Why Your Customers Now Expect More Value, and 4 Ways to Provide It
by Ethoca
Consumers’ expectations around their shopping experience have grown significantly in recent years, and inflation is only driving them higher. With the cost of pretty much everything—from food to household goods to gas—rising, consumers want more “bang for their buck.”
In other words, people expect the merchants they shop with and make purchases from to provide more value.
As a merchant, enhancing your customer experience can achieve this and ultimately help you win over consumers who are getting choosier about how and when they spend money.
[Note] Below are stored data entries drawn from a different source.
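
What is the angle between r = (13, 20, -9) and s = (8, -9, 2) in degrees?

r·s = 13·8 + 20·(-9) + (-9)·2 = 104 - 180 - 18 = -94
|r| = √(13² + 20² + (-9)²) = √650 ≈ 25.5
|s| = √(8² + (-9)² + 2²) = √149 ≈ 12.21
cos θ = (r·s)/(|r||s|) = -94/(25.5·12.21) ≈ -0.302
θ = arccos(-0.302) ≈ 107.6°

107.6°


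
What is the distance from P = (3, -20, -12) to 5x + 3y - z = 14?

distance = |a·x₀ + b·y₀ + c·z₀ - d| / √(a² + b² + c²)
  = |5·3 + 3·(-20) + (-1)·(-12) - 14| / √(5² + 3² + (-1)²)
  = |15 - 60 + 12 - 14| / √(25 + 9 + 1)
  = |-47| / √35
  = 47 / 5.916
  ≈ 7.944

7.944


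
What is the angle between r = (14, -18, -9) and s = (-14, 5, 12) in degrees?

r·s = 14·(-14) + (-18)·5 + (-9)·12 = -196 - 90 - 108 = -394
|r| = √(14² + (-18)² + (-9)²) = √601 ≈ 24.52
|s| = √((-14)² + 5² + 12²) = √365 ≈ 19.1
cos θ = (r·s)/(|r||s|) = -394/(24.52·19.1) ≈ -0.8412
θ = arccos(-0.8412) ≈ 147.3°

147.3°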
In fact, a recent study by EY found that 52% of consumers say it has become harder to afford things due to inflation, and more than half of all consumers across all income levels are changing their shopping behaviors and purchase decisions.
Given these changing consumer spending behaviors, how can merchants provide extra value to their customers in hopes of maintaining their loyalty or winning their business?
Here are four key strategies, along with important considerations:
Strategy 1: Provide more shopping and payment convenience.
Customers increasingly expect more flexibility around how they shop and pay—and merchants are wise to give it to them. The EY report says that consumers today crave a “frictionless” shopping and payment experience more than ever before.
Offering options like Buy Now, Pay Later, QR code payments augmented reality tools, home delivery or curbside pickup lets customers design an experience that best fits their personal needs and preferences.
Research by McKinsey found that consumers increasingly expect personalisation across various aspects of their customer journey and providing it pays off for merchants by boosting sales, customer satisfaction ratings and employee morale.
What to consider:
As you offer customers more payment options—particularly digital payment options—you’re likely to be conducting more card-not-present (CNP) transactions. Unlike with card-present transactions, merchants are generally liable for covering the cost of any CNP fraud, including processing fees. So it’s important to understand this liability shift and have dispute and chargeback prevention strategies in place.
Strategy 2: Offer self-serve customer support tools.
Customers also increasingly want more options when it comes to how, when and where they get customer support. In fact, a recent McKinsey study found that consumers have gravitated toward self-checkout at stores and other forms of self-support through digital tools over the past couple of years and don’t plan to turn back.
Providing an omnichannel customer-service experience—such as providing support via email, phone, in-app and online chat—lets customers get the help they need, when and where they want it (even at 3 a.m.). Moreover, providing “self-serve” options—across the customer journey from browsing to post purchase—creates a better experience at every touchpoint along the way.
For example, merchants can provide customers access to rich purchase details, by providing a digital receipt with the description of what they purchased right in the digital banking applications they use to check their payment transactions. This level of self-service provides clarity and prevents the need for shoppers to inquiry about the purchase with the merchant or their card issuer.
What to consider:
While omnichannel support provides more flexibility, it can require multiple integrations to get the right mix of tools in place. Consider choosing tools that add the most value to your customers while providing them with a seamless shopping experience.
Strategy 3: Add mutually beneficial solutions.
The same tools that add value to the customer experience can help merchants, too—by reducing the cost and time spent having to address customer inquiries.
For example, Ethoca Consumer ClarityTM allows merchants to put rich transaction details—including a recognisable merchant name and logo and purchase description—into the digital banking apps that customers use to check their transaction history. This simplifies the customer experience by making it clear what merchant’s transaction they are looking at and reduces purchase confusion that can lead to the need to contact the card issuer or merchant for details.
In turn, that transparency into their purchases can reduce friendly fraud—when customers dispute legitimate transactions because they don’t recognise them and think they’re fraud. That means merchants are preventing disputes and chargebacks while providing their customers with the transaction details they want.
What to consider:
It’s important to remember that adding value to the customer experience often provides benefits to the merchant as well. By providing more convenience and self-serve options to the customer, you’re not only simplifying their experience but you’re reducing the time and costs involved with serving them.
Strategy 4: Keep an eye on the future.
What consumers are seeking from their customer experience is constantly evolving, and the tools and technologies they want are as well.
Merchants that want to meet or exceed these expectations need to keep an eye on changing trends in shopping and payments and adopt those practices, tools and technologies that make sense for their business.
What to consider:
It’s important to work with partners that offer solutions that can seamlessly be adapted and updated as consumer habits shift.
Reaping the Rewards of Value-Added Offerings
As consumer expectations and purchase behaviors change—whether due to inflation or something else—it’s important that merchants are always on the lookout for ways to add value to the customer experience. Ultimately, the experience you offer is what compels customers to come back again and again.